Durante o show na cidade pernambucana, o cantor passou a interagir com a plateia, em ações que envolviam prêmios em dinheiro para os participantes. Em determinado momento, uma mulher com nanismo sobe no palco e se torna alvo da brincadeira.

O artista passa então a convidar a equipe de palco para participar do desafio, que basicamente consistia em beijar a convidada com a promessa de uma transferência via Pix, no valor de R$ 1 mil. Após um dos operadores técnicos do show se negar a beija-la, outro profissional topou o “desafio”.

A ação exposta nas redes sociais do cantor foi motivo de reações. A interação se interpretou por vários comentários como uma brincadeira de mal gosto. Na publicação, a legenda do vídeo diz “Casal saliente da gota”.

Entidade cita capacitismo

Nas redes sociais, a Annabra (Associação de Nanismo do Brasil) emitiu uma nota de repúdio afirmando que o ocorrido “não foi ‘brincadeira’, nem ‘entretenimento'”. Segundo a Annabra, a ação do cantor expôs publicamente a condição da mulher, desrespeitando sua dignidade. “Não somos piada. Somos pessoas”, declarou a associação.

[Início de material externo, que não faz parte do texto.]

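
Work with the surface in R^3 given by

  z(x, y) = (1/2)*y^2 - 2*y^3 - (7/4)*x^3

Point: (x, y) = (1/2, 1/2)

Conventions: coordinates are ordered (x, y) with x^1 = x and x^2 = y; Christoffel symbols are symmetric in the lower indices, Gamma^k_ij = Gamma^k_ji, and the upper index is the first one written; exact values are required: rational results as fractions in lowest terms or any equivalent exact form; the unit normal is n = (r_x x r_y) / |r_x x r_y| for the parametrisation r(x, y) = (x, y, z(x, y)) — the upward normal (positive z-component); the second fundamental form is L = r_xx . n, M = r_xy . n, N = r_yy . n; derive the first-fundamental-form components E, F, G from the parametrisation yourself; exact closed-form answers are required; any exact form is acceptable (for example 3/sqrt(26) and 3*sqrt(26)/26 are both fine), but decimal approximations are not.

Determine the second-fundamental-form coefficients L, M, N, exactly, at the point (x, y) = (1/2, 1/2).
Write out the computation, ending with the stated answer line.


z_x = -21/16, z_y = -1, z_xx = -21/4, z_xy = 0, z_yy = -5
E = 697/256, F = 21/16, G = 2; answer radicand W^2 = 953/256
unnormalised second-form numerators: l = -21/4, m = 0, n = -5; L = l/sqrt(953/256), and similarly M = m/sqrt(W^2), N = n/sqrt(W^2)

Answer: L = -84*sqrt(953)/953, M = 0, N = -80*sqrt(953)/953


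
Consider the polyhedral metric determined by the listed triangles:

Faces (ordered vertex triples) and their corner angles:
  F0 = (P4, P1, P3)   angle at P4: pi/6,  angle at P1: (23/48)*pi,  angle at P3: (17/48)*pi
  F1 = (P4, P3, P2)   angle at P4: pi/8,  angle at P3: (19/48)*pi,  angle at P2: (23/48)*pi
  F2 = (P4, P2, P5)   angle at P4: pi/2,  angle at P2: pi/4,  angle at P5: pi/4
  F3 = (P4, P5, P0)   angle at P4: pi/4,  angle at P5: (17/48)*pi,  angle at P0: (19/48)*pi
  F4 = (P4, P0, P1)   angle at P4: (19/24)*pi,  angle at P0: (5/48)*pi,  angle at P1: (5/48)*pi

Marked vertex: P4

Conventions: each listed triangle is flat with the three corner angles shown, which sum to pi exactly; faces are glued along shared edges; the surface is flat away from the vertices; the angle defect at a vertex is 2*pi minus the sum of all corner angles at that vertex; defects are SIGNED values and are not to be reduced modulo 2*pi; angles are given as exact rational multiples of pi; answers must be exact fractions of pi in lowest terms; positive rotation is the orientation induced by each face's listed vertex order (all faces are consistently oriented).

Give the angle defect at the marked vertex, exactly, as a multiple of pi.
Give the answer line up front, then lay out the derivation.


Answer: defect(P4) = pi/6

Sum of corner angles at P4: (11/6)*pi
defect = 2*pi - (11/6)*pi


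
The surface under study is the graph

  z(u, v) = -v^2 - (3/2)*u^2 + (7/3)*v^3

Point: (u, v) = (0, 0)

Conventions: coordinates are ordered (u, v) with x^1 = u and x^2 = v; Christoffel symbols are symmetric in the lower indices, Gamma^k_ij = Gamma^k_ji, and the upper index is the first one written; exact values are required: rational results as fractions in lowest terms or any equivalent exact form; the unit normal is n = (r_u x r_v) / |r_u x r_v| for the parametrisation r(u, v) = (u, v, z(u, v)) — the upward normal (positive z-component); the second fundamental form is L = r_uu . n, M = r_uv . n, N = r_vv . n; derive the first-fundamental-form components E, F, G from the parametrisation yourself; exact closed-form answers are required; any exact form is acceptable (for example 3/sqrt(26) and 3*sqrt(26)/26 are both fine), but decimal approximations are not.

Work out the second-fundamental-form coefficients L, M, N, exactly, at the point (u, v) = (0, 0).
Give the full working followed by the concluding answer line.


z_u = 0, z_v = 0, z_uu = -3, z_uv = 0, z_vv = -2
E = 1, F = 0, G = 1; answer radicand W^2 = 1
unnormalised second-form numerators: l = -3, m = 0, n = -2; L = l/sqrt(1), and similarly M = m/sqrt(W^2), N = n/sqrt(W^2)

Answer: L = -3, M = 0, N = -2


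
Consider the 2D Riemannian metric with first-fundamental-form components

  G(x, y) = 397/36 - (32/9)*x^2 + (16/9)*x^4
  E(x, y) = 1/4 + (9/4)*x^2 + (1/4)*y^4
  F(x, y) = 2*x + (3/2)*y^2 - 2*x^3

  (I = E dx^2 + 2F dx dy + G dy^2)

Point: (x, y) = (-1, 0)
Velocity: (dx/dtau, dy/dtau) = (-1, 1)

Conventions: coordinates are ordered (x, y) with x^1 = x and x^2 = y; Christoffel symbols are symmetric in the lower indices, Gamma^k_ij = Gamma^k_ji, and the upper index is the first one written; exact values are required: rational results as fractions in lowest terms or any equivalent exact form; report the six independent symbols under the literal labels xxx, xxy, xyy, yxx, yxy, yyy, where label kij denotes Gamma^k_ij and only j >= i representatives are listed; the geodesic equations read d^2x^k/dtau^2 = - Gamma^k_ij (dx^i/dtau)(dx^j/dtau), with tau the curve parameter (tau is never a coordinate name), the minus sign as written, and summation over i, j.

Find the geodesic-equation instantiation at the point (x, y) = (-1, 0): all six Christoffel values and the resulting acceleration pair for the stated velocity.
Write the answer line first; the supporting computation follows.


Answer: Gamma_xxx = -9/10, Gamma_xxy = 0, Gamma_xyy = 0, Gamma_yxx = -16/37, Gamma_yxy = 0, Gamma_yyy = 0; accelerations (d^2x/dtau^2, d^2y/dtau^2) = (9/10, 16/37)

E = 5/2, F = 0, G = 37/4 at the point
E_x = -9/2, E_y = 0, F_x = -4, F_y = 0, G_x = 0, G_y = 0
EG - F^2 = 185/8;  g^inv = (8/185) * [[37/4, 0], [0, 5/2]]
first-kind symbols [ij,l] = (1/2)(d_i g_jl + d_j g_il - d_l g_ij): [xx,x] = E_x/2 = -9/4, [xx,y] = F_x - E_y/2 = -4, [xy,x] = E_y/2 = 0, [xy,y] = G_x/2 = 0, [yy,x] = F_y - G_x/2 = 0, [yy,y] = G_y/2 = 0
Gamma^x_ij = (G*[ij,x] - F*[ij,y])/(EG - F^2), Gamma^y_ij = (E*[ij,y] - F*[ij,x])/(EG - F^2)
Gamma_xxx = -9/10, Gamma_xxy = 0, Gamma_xyy = 0, Gamma_yxx = -16/37, Gamma_yxy = 0, Gamma_yyy = 0
d^2x/dtau^2 = -(Gamma_xxx*(-1)^2 + 2*Gamma_xxy*(-1)*(1) + Gamma_xyy*(1)^2) = 9/10
d^2y/dtau^2 = -(Gamma_yxx*(-1)^2 + 2*Gamma_yxy*(-1)*(1) + Gamma_yyy*(1)^2) = 16/37


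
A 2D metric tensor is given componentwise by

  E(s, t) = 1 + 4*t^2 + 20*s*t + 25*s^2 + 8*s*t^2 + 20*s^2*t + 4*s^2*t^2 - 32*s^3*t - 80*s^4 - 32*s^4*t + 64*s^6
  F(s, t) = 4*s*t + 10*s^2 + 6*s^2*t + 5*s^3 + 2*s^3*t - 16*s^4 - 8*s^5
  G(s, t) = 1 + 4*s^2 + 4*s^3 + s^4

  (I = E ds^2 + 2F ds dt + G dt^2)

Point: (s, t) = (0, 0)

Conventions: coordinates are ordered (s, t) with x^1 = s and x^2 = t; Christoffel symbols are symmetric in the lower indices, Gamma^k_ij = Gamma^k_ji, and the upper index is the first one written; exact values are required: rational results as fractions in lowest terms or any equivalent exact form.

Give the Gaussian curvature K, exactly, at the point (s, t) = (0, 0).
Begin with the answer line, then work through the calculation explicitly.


Answer: K = -4

E = 1, F = 0, G = 1, EG - F^2 = 1 at the point
E_s = 0, E_t = 0, F_s = 0, F_t = 0, G_s = 0, G_t = 0
E_tt = 8, F_st = 4, G_ss = 8
By Brioschi, K is (det M1 - det M2) divided by (EG - F^2) squared.
M1 = [[-E_tt/2 + F_st - G_ss/2, E_s/2, F_s - E_t/2], [F_t - G_s/2, E, F], [G_t/2, F, G]] = [[-4, 0, 0], [0, 1, 0], [0, 0, 1]]; det M1 = -4
M2 = [[0, E_t/2, G_s/2], [E_t/2, E, F], [G_s/2, F, G]] = [[0, 0, 0], [0, 1, 0], [0, 0, 1]]; det M2 = 0
det M1 - det M2 = -4; K = -4 / (1)^2 = -4


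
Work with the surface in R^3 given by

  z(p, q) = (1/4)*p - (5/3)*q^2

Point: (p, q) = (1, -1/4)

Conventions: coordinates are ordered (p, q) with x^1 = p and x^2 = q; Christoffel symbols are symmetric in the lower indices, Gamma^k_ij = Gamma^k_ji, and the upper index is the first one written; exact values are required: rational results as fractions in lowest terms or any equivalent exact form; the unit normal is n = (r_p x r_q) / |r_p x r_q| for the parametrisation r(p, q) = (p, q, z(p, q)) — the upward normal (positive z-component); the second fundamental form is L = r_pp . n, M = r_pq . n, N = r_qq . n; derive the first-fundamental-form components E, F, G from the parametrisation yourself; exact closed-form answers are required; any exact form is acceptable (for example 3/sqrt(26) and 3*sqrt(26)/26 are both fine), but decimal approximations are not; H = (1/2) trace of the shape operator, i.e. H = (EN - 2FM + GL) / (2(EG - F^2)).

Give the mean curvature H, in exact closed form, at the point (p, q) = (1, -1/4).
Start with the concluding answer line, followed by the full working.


Answer: H = -3060*sqrt(253)/64009

z_p = 1/4, z_q = 5/6, z_pp = 0, z_pq = 0, z_qq = -10/3
E = 17/16, F = 5/24, G = 61/36; answer radicand W^2 = 253/144
unnormalised second-form numerators: l = 0, m = 0, n = -10/3; L = l/sqrt(253/144), and similarly M = m/sqrt(W^2), N = n/sqrt(W^2)
H = (E*n - 2*F*m + G*l) / (2*(EG - F^2)*sqrt(W^2)); E*n - 2*F*m + G*l = -85/24, EG - F^2 = 253/144, so H = (-255/253)/sqrt(253/144)


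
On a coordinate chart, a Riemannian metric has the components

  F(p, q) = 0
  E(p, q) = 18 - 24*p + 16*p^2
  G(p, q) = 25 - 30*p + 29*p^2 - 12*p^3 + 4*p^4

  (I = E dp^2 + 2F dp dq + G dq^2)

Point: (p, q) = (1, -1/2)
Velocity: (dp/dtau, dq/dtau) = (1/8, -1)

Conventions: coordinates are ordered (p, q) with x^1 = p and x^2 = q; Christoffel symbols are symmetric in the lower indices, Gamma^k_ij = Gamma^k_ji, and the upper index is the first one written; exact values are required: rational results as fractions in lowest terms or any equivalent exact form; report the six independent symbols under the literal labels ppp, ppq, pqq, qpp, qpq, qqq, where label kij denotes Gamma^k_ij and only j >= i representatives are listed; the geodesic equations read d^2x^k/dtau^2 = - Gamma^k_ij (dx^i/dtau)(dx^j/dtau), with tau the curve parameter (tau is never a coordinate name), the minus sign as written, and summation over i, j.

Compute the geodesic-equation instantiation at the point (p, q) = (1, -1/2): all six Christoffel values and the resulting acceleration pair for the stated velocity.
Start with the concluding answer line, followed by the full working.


Answer: Gamma_ppp = 2/5, Gamma_ppq = 0, Gamma_pqq = -2/5, Gamma_qpp = 0, Gamma_qpq = 1/4, Gamma_qqq = 0; accelerations (d^2p/dtau^2, d^2q/dtau^2) = (63/160, 1/16)

E = 10, F = 0, G = 16 at the point
E_p = 8, E_q = 0, F_p = 0, F_q = 0, G_p = 8, G_q = 0
EG - F^2 = 160;  g^inv = (1/160) * [[16, 0], [0, 10]]
first-kind symbols [ij,l] = (1/2)(d_i g_jl + d_j g_il - d_l g_ij): [pp,p] = E_p/2 = 4, [pp,q] = F_p - E_q/2 = 0, [pq,p] = E_q/2 = 0, [pq,q] = G_p/2 = 4, [qq,p] = F_q - G_p/2 = -4, [qq,q] = G_q/2 = 0
Gamma^p_ij = (G*[ij,p] - F*[ij,q])/(EG - F^2), Gamma^q_ij = (E*[ij,q] - F*[ij,p])/(EG - F^2)
Gamma_ppp = 2/5, Gamma_ppq = 0, Gamma_pqq = -2/5, Gamma_qpp = 0, Gamma_qpq = 1/4, Gamma_qqq = 0
d^2p/dtau^2 = -(Gamma_ppp*(1/8)^2 + 2*Gamma_ppq*(1/8)*(-1) + Gamma_pqq*(-1)^2) = 63/160
d^2q/dtau^2 = -(Gamma_qpp*(1/8)^2 + 2*Gamma_qpq*(1/8)*(-1) + Gamma_qqq*(-1)^2) = 1/16


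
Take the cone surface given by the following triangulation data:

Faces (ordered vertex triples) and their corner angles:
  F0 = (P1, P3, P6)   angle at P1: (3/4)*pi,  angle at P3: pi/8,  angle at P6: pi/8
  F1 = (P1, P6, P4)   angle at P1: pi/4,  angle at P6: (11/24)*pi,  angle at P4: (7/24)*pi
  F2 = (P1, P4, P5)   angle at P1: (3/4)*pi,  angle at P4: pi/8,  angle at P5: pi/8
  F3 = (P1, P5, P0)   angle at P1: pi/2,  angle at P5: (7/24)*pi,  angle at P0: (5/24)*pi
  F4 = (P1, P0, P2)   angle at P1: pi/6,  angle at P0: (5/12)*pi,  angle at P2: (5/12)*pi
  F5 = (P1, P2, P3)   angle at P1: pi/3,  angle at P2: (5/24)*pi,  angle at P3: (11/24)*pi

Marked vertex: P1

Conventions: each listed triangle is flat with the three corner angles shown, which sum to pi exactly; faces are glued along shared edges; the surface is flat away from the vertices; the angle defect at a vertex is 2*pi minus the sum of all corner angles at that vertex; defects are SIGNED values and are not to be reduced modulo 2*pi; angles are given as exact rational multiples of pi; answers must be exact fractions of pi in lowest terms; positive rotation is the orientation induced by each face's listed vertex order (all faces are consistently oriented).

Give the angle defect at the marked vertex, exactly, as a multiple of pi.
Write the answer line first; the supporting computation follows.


Answer: defect(P1) = (-3/4)*pi

Sum of corner angles at P1: (11/4)*pi
defect = 2*pi - (11/4)*pi


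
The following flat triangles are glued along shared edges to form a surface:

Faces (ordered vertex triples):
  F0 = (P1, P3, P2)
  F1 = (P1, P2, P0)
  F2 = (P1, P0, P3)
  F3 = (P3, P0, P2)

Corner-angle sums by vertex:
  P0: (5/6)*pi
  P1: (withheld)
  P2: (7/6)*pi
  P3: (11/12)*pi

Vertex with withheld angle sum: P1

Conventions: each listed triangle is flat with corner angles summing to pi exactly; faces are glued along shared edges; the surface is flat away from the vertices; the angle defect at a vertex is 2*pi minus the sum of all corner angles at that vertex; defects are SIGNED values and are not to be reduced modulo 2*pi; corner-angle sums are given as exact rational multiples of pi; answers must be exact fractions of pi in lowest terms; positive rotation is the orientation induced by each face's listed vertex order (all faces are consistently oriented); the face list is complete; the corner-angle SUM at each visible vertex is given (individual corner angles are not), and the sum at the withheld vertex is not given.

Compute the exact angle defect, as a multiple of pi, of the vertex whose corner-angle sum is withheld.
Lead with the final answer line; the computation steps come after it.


Answer: defect(P1) = (11/12)*pi

V = 4, E = 6, F = 4; chi = V - E + F = 2
Gauss-Bonnet: total defect = 2*pi*chi = 4*pi; visible defects sum to (37/12)*pi


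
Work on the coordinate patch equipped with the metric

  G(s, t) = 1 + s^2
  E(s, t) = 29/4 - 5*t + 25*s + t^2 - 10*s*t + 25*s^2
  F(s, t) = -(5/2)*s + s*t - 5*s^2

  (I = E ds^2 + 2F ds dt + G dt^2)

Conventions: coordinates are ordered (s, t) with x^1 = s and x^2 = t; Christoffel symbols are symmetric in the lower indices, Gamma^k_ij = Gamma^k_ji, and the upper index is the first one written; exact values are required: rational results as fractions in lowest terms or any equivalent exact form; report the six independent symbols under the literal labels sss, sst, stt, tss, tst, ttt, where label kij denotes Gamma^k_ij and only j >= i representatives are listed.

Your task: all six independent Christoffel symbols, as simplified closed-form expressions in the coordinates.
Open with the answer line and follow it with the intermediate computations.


Answer: Gamma_sss = (100*s - 20*t + 50)/(104*s^2 - 40*s*t + 100*s + 4*t^2 - 20*t + 29), Gamma_sst = (-20*s + 4*t - 10)/(104*s^2 - 40*s*t + 100*s + 4*t^2 - 20*t + 29), Gamma_stt = 0, Gamma_tss = -20*s/(104*s^2 - 40*s*t + 100*s + 4*t^2 - 20*t + 29), Gamma_tst = 4*s/(104*s^2 - 40*s*t + 100*s + 4*t^2 - 20*t + 29), Gamma_ttt = 0

E = 29/4 - 5*t + 25*s + t^2 - 10*s*t + 25*s^2; F = -(5/2)*s + s*t - 5*s^2; G = 1 + s^2
Gamma^k_ij = (1/2) g^{kl} (d_i g_jl + d_j g_il - d_l g_ij), with g^inv = (1/(EG-F^2)) [[G, -F], [-F, E]]
first partials: E_s = 25 - 10*t + 50*s, E_t = -5 + 2*t - 10*s, F_s = -5/2 + t - 10*s, F_t = s, G_s = 2*s, G_t = 0
D = EG - F^2 = 29/4 - 5*t + 25*s + t^2 - 10*s*t + 26*s^2
expanded: Gamma^s_ss = (G E_s - 2F F_s + F E_t)/(2D), Gamma^s_st = (G E_t - F G_s)/(2D), Gamma^s_tt = (2G F_t - G G_s - F G_t)/(2D), Gamma^t_ss = (2E F_s - E E_t - F E_s)/(2D), Gamma^t_st = (E G_s - F E_t)/(2D), Gamma^t_tt = (E G_t - 2F F_t + F G_s)/(2D); substitute and cancel common factors


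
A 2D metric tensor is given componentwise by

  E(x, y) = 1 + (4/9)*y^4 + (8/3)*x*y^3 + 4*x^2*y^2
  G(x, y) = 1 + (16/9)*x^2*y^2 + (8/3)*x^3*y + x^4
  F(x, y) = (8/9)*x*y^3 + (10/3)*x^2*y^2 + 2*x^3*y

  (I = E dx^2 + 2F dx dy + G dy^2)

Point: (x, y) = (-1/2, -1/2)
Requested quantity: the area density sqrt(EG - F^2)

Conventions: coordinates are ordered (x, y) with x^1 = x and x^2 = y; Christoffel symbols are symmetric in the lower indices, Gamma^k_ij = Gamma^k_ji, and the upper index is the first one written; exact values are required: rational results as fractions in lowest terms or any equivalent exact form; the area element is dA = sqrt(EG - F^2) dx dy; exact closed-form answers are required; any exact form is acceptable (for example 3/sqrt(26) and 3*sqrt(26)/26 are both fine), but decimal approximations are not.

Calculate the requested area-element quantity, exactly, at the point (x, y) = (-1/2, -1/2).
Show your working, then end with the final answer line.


E = 13/9, F = 7/18, G = 193/144; EG - F^2 = 257/144

Answer: sqrt(EG - F^2) = sqrt(257)/12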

A nota destaca ainda que a atitude de Nattan naturaliza o preconceito e “transforma corpos em espetáculo”. A organização repudiou veementemente a exposição e o que considerou uma humilhação disfarçada de humor.

Pena pode chegar a 5 anos

A Annabra citou o Artigo 88 da Lei Brasileira de Inclusão, que define como crime “praticar, induzir ou incitar discriminação de pessoa em razão de sua deficiência”. A associação ressaltou que, quando a infração se comete por meio de mídias sociais ou vídeos, como no caso do show, a pena pode chegar a cinco anos de reclusão, além de multa.

A luta da comunidade, segundo a nota, é por dignidade, e não pela aceitação de humilhações. “O capacitismo não se normalizará”, finalizou a Associação de Nanismo do Brasil em sua manifestação pública.

CNN entrou em contato com a assessoria de Nattan para um posicionamento sobre o caso, mas não obteve retorno.